You cannot rely on this record in your tax affairs. It is not binding and provides you with no protection (including from any underpaid tax, penalty or interest). In addition, this record is not an authority for the purposes of establishing a reasonably arguable position for you to apply to your own circumstances. For more information on the status of edited versions of private advice and reasons we publish them, see PS LA 2008/4.

Edited version of your written advice

Authorisation Number: 1051481046354

Date of advice: 14 February 2019

Ruling

Subject: Income

Question and answer

Are your payments from the foreign country assessable in Australia?

Yes

This ruling applies for the following period(s)

Income year ended 30 June 2015

Income year ended 30 June 2016

Income year ended 30 June 2017

Income year ended 30 June 2018

Income year ending 30 June 2019

Income year ending 30 June 2020

Income year ending 30 June 2021

Income year ending 30 June 2022

Income year ending 30 June 2023

The scheme commences on

1 July 2014

Relevant facts and circumstances

You are a citizen of the foreign country.

You have been a resident of Australia for taxation purposes from the from the 2014 income year on-wards.

You are a former professional sportsperson. You played the majority of your professional career in the foreign country.

You also played several seasons professionally in Australia before your retirement.

You have been a tax resident of Australia since a few years ago.

Whilst playing in the foreign country it is compulsory for players to contribute a portion of their gross earnings to a specified fund (the Fund). This scheme, set up in 19XX, provides a tax efficient system for sports people to set aside funds for the period after their sport career has ended. Under the pension scheme once your active sportsperson career ends you receive monthly benefit payments from your individual fund. The amount and duration of the benefits depends on the individual fund balance.

You receive regular payments from the Fund.

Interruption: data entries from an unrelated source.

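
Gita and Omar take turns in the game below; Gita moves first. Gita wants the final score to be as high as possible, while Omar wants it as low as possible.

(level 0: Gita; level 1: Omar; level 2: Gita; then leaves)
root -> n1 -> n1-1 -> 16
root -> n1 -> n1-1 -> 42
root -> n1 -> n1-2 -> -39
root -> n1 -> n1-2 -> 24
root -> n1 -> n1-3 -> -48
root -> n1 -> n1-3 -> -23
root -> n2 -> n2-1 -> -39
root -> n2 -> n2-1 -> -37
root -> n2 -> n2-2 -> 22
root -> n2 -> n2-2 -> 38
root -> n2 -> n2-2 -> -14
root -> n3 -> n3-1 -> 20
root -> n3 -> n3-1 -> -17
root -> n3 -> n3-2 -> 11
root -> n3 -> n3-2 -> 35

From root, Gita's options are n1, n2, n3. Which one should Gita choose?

n1-1 (Gita): max(16, 42) = 42
n1-2 (Gita): max(-39, 24) = 24
n1-3 (Gita): max(-48, -23) = -23
n1 (Omar): min(42, 24, -23) = -23
n2-1 (Gita): max(-39, -37) = -37
n2-2 (Gita): max(22, 38, -14) = 38
n2 (Omar): min(-37, 38) = -37
n3-1 (Gita): max(20, -17) = 20
n3-2 (Gita): max(11, 35) = 35
n3 (Omar): min(20, 35) = 20
root (Gita): max(-23, -37, 20) = 20
Gita at root wants the highest of {n1=-23, n2=-37, n3=20}, so chooses n3.

n3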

The payments are not taxable in the foreign country and accordingly the Fund does not withhold tax from them.

The Fund’s regulations state that:

    ● the members can access their benefits only in the form of monthly pension;

    ● the pension is paid to a member only on retirement or to their partner or child on their death before retirement;

    ● the entitlements from this pension scheme cannot be commuted, sold or waived or formally or actually become subject of security.

The Fund is a scheme for the payment of benefits in the nature of superannuation upon retirement or death and therefore a pension fund for our ATO purposes.

Relevant legislative provisions

Income Tax Assessment Act 1997 Section 6-5

International Tax Agreements Act 1953 Section 4

Reasons for Decision

Assessable income

Section 6-5 of the Income Tax Assessment Act 1997 (ITAA 1997) provides that the assessable income of a resident taxpayer includes ordinary income derived directly or indirectly from all sources, whether in or out of Australia, during the income year.

Salary and wages, as well as interest earned on bank accounts, are examples of ordinary income that would be generally be included in a resident Australian taxpayer’s assessable income.

In determining your liability to pay tax in Australia it is necessary to consider not only the domestic income tax laws but also any applicable double tax agreements.

The foreign country Double Tax Agreement

Section 4 of the International Tax Agreements Act 1953 (Agreements Act) incorporates that Act with the ITAA 1936 and the ITAA 1997 so that all three Acts are read as one. The Agreements Act overrides both the ITAA 1936 and ITAA 1997 where there are inconsistent provisions (except in some limited situations).

Section 5 of the Agreements Act states that, subject to the provisions of the Agreements Act, any provision in an Agreement listed in section 5 has the force of law. The agreement between Australia and the foreign country for the Avoidance of Double Taxation and the Prevention of Fiscal Evasion with respect to Taxes on Income, and Protocol (Australian Treaty Series 1976 No 24) (the foreign country Agreement) listed in section 5 of the Agreements Act.

The foreign country Agreement is located on the Austlii website (austlii.edu.au) in the Australian Treaties Series database. The foreign country Agreement is operates to avoid the double taxation of income received by residents of Australia and the foreign country.

Based upon the agreement between Australia and the foreign country for the Avoidance of Double Taxation and the Prevention of Fiscal Evasion with respect to Taxes on Income, and Protocol (Australian Treaty Series 1976 No 24) we quote Article 18, which deals with pensions and annuities:

    (1) Pensions, including pensions provided under the provisions of a public social security system, but not including pensions to which Article 19 applies, paid to a resident of one of the States, and annuities so paid, shall be taxable only in that State.

    (2) The term "annuity" means a stated sum payable periodically at stated times during life or during a specified or ascertainable period of time under an obligation to make the payments in return for adequate and full consideration in money or money's worth.

You are a resident of Australia for taxation purposes and the payments you receive from the Fund are pension payments. Therefore, they are assessable in Australia under Article 18 of the foreign country Agreement.